Blog APAS Show: Supermercados adaptam estratégia para se adequarem à LGPD


Lei Geral de Proteção de Dados garante direitos ao consumidor e supermercados devem aproveitar para qualificar sua base de clientes

Os supermercados estão cada vez mais atuantes no ambiente digital, reunindo dados fundamentais para que a experiência de compra seja a mais positiva possível para o consumidor. Toda a informação sobre cada cliente traz insights para as empresas e oportunidades de compras cada vez mais personalizadas para o consumidor.

Para proteger os dados do consumidor na internet, foi criada em 2018 a Lei Geral de Proteção de Dados (LGPD) e para evitar que as operações supermercadistas sejam surpreendidas pela aplicação das normas, o blog APAS Show conversou com o advogado Marcelo Fattori, sócio da Germano de Lemos Advogados e especialista em LGPD. Segundo o profissional, trata-se de um compilado de normas de proteção sobre dados pessoais e o varejo precisa se valer dos dados para desenvolver Inteligência de Mercado.

Um dos principais objetivos da LGPD é mostrar aos gestores que quanto mais qualidade na captação dos dados, melhor para ambos. “A lei incentiva o desenvolvimento de tecnologias e propõe um ambiente mais saudável para todos. Nem tudo que é coletado é necessário. Captar dados pela falsa premissa de quanto mais, mais assertivo pode gerar um custo a mais”, disse Fattori.

Dados X privacidade

Apesar das ferramentas que hoje possibilitam uma coleta de dados com mais facilidade é preciso haver a higienização dos dados a partir de regras criadas para evitar abusos. “A possibilidade de ter cada vez mais informação sobre o consumidor não melhora por si só o negócio. É preciso de estratégia para entender quais as intenções do cliente com o supermercado”, explicou o advogado especialista em LGPD.

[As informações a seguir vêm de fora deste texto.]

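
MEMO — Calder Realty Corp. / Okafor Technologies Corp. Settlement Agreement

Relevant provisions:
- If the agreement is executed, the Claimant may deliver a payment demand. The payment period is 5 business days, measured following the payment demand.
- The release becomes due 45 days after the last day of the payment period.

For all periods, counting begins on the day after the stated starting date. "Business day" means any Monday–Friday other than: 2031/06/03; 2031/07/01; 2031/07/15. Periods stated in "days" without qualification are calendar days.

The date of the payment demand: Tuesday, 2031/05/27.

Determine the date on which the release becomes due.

2031/07/19

The last day of the payment period: 5 business days after Tuesday, 2031/05/27, skipping weekends and the listed holiday on Jun 3 — May 28, May 29, May 30, Jun 2, Jun 4 — lands on Wednesday, 2031/06/04.
The date on which the release becomes due: 2031/06/04 + 45 days = 2031/07/19.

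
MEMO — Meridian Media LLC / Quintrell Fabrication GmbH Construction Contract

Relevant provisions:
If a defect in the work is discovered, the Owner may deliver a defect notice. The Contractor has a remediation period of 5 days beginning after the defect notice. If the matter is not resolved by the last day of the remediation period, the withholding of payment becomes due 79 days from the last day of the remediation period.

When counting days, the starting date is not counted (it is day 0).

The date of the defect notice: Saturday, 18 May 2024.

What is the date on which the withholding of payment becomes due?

10 August 2024

The last day of the remediation period: 18 May 2024 + 5 days = 23 May 2024.
The date on which the withholding of payment becomes due: 79 calendar days after 23 May 2024 is 10 August 2024.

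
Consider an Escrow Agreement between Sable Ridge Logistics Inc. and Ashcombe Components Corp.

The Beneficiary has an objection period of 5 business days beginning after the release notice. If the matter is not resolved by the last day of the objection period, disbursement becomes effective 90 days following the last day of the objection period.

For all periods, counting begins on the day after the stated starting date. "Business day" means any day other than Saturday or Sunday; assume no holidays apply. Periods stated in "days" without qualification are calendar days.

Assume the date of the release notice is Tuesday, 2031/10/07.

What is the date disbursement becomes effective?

From Tuesday, 2031/10/07, 5 business days (Oct 8, Oct 9, Oct 10, Oct 13, Oct 14, skipping weekends) brings us to Tuesday, 2031/10/14, which is the last day of the objection period.
Adding 90 calendar days to 2031/10/14 gives 2032/01/12, which is the date disbursement becomes effective.

2032/01/12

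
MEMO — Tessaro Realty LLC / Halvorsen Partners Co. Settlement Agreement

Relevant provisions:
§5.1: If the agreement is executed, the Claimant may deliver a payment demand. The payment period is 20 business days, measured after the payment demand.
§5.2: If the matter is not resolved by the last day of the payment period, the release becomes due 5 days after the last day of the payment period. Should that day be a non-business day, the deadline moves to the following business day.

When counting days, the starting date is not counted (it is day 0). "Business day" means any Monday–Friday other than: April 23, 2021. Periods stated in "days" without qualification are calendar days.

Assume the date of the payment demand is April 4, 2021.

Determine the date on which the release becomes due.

From Sunday, April 4, 2021, 20 business days (Apr 5, Apr 6, Apr 7, Apr 8, …, Apr 29, Apr 30, May 3, skipping weekends and the listed holiday on Apr 23) brings us to Monday, May 3, 2021, which is the last day of the payment period.
The date on which the release becomes due: 5 calendar days after May 3, 2021 is May 8, 2021. That falls on a Saturday, so it rolls to the next business day, Monday, May 10, 2021.

May 10, 2021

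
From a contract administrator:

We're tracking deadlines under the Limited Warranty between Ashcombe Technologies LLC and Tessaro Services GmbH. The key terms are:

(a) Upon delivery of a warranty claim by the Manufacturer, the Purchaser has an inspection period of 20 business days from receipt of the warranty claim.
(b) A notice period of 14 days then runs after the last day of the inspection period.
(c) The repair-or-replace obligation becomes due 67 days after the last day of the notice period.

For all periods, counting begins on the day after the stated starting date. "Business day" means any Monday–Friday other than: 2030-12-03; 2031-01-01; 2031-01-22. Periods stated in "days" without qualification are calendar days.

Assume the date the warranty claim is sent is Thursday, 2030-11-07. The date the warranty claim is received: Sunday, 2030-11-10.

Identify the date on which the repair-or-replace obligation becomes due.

The last day of the inspection period: counting 20 business days from Sunday, 2030-11-10 (Nov 11, Nov 12, Nov 13, Nov 14, …, Dec 5, Dec 6, Dec 9, skipping weekends and the listed holiday on Dec 3) reaches Monday, 2030-12-09.
Adding 14 calendar days to 2030-12-09 gives 2030-12-23, which is the last day of the notice period.
The date on which the repair-or-replace obligation becomes due: 67 calendar days after 2030-12-23 is 2031-02-28.

2031-02-28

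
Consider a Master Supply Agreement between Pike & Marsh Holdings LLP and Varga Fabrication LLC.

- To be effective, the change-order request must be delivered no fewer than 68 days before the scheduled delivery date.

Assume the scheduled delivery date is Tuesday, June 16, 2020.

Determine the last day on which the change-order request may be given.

Counting back 68 calendar days from June 16, 2020 gives April 9, 2020.

April 9, 2020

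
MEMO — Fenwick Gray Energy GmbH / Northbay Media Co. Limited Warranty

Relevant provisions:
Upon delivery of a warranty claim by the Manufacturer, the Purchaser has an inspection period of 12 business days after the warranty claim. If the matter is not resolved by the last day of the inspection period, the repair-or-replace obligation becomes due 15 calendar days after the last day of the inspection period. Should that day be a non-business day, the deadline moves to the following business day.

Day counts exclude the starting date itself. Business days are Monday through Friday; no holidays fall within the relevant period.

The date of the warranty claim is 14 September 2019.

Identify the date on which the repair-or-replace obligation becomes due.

16 October 2019

The last day of the inspection period: 12 business days after Saturday, 14 September 2019, skipping weekends — Sep 16, Sep 17, Sep 18, Sep 19, …, Sep 27, Sep 30, Oct 1 — lands on Tuesday, 1 October 2019.
Adding 15 calendar days to 1 October 2019 gives 16 October 2019, which is the date on which the repair-or-replace obligation becomes due. 16 October 2019 is a Wednesday, so no roll-forward applies.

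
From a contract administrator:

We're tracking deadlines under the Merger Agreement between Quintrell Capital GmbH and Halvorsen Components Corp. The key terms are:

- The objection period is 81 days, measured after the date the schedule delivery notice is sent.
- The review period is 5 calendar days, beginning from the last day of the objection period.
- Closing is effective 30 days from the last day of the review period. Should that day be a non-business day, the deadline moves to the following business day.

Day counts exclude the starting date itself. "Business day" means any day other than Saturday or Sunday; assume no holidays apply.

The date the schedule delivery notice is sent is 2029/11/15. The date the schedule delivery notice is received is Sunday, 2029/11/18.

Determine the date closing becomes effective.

2030/03/11

The last day of the objection period: 81 calendar days after 2029/11/15 is 2030/02/04.
The last day of the review period: 2030/02/04 + 5 days = 2030/02/09.
The date closing becomes effective: 30 calendar days after 2030/02/09 is 2030/03/11. 2030/03/11 is a Monday, so no roll-forward applies.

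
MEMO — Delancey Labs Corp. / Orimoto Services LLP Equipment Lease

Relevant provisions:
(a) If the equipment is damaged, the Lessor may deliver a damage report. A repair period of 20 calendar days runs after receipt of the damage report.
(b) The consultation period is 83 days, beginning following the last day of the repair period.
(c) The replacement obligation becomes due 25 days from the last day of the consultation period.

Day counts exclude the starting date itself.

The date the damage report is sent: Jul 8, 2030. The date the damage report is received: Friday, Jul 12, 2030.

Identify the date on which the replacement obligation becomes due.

The last day of the repair period: Jul 12, 2030 + 20 days = Aug 1, 2030.
The last day of the consultation period: Aug 1, 2030 + 83 days = Oct 23, 2030.
The date on which the replacement obligation becomes due: 25 calendar days after Oct 23, 2030 is Nov 17, 2030.

Nov 17, 2030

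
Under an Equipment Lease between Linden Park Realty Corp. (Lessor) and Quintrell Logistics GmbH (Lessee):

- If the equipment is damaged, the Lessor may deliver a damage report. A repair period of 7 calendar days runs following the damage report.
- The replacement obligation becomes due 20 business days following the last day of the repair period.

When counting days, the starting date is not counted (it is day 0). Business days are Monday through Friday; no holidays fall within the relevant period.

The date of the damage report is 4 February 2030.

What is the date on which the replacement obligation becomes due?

The last day of the repair period: 7 calendar days after 4 February 2030 is 11 February 2030.
The date on which the replacement obligation becomes due: counting 20 business days from Monday, 11 February 2030 (Feb 12, Feb 13, Feb 14, Feb 15, …, Mar 7, Mar 8, Mar 11, skipping weekends) reaches Monday, 11 March 2030.

11 March 2030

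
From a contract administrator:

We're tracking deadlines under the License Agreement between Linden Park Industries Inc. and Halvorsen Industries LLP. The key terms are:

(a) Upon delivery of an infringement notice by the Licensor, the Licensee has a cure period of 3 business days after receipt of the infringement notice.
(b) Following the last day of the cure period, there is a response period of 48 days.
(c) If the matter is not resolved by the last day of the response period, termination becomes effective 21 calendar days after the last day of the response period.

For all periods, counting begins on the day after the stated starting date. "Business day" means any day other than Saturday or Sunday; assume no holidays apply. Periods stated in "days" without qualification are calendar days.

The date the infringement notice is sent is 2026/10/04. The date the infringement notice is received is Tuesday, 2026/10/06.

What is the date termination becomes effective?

2026/12/17

The last day of the cure period: 3 business days after Tuesday, 2026/10/06, skipping weekends — Oct 7, Oct 8, Oct 9 — lands on Friday, 2026/10/09.
The last day of the response period: 2026/10/09 + 48 days = 2026/11/26.
The date termination becomes effective: 21 calendar days after 2026/11/26 is 2026/12/17.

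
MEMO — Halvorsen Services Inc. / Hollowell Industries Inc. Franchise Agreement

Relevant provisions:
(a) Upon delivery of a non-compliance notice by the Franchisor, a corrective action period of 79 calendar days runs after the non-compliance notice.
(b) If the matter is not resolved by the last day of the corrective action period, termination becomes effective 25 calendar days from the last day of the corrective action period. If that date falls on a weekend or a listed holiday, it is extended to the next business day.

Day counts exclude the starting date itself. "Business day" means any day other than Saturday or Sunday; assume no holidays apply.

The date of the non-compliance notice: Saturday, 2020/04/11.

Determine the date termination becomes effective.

2020/07/24

Adding 79 calendar days to 2020/04/11 gives 2020/06/29, which is the last day of the corrective action period.
The date termination becomes effective: 2020/06/29 + 25 days = 2020/07/24. 2020/07/24 is a Friday, so no roll-forward applies.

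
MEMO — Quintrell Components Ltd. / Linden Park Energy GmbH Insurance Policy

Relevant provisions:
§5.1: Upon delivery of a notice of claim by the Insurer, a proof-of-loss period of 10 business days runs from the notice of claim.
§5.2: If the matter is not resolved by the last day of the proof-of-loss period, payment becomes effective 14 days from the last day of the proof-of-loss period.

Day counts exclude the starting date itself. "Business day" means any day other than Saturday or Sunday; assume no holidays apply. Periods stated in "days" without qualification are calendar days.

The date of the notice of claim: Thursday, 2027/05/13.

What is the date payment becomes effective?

The last day of the proof-of-loss period: 10 business days after Thursday, 2027/05/13, skipping weekends — May 14, May 17, May 18, May 19, May 20, May 21, May 24, May 25, May 26, May 27 — lands on Thursday, 2027/05/27.
The date payment becomes effective: 2027/05/27 + 14 days = 2027/06/10.

2027/06/10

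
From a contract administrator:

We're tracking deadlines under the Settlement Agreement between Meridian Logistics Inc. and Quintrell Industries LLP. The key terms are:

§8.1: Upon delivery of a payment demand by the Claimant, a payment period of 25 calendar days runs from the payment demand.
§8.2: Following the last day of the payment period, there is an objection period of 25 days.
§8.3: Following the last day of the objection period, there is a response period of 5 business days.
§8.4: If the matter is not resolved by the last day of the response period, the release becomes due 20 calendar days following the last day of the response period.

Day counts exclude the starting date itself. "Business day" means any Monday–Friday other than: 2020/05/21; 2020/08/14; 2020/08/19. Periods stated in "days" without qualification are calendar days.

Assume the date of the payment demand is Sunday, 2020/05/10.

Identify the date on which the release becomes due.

2020/07/26

The last day of the payment period: 25 calendar days after 2020/05/10 is 2020/06/04.
The last day of the objection period: 2020/06/04 + 25 days = 2020/06/29.
The last day of the response period: counting 5 business days from Monday, 2020/06/29 (Jun 30, Jul 1, Jul 2, Jul 3, Jul 6, skipping weekends) reaches Monday, 2020/07/06.
Adding 20 calendar days to 2020/07/06 gives 2020/07/26, which is the date on which the release becomes due.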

Segundo Farttori, a maior contribuição que a LGPD traz para o consumidor dos supermercados é mais proteção em relação à privacidade e a garantia do direito constitucional de fornecer dados para quem ele quiser. “Essa Lei garante ao cidadão o direito de dizer sim ou não sobre a entrega de seus dados e de rastrear onde suas informações são tratadas e se alguma empresa repassou esses dados para outra”, resumiu ele.

Base de dados

Apesar desta lei ter sido criada para contribuir com a operação das organizações existem alguns gargalos que os supermercados terão que resolver como, por exemplo, as operações que balizam o modelo de negócio a partir de informações sobre o consumidor. “Nem sempre essa é a melhor opção, já que a LGPD dá o direito de o consumidor revogar o uso de seus dados e isto pode gerar um impacto na operação”, apontou Marcelo Fattori, sócio da Germano de Lemos Advogados.

Para ele, os supermercados precisam ter uma estratégia para identificar quais são os dados e entender a razão de tê-los já que cada empresa tem a sua realidade própria. “A adequação à LGPD precisa ser feita de cima para baixo. Os líderes devem tratar a Lei Geral de Proteção de Dados com os seus colaboradores como uma conscientização contínua, já que gera impacto como perda de posses, multas pesadas, além de manchar a reputação da empresa”, completou o especialista.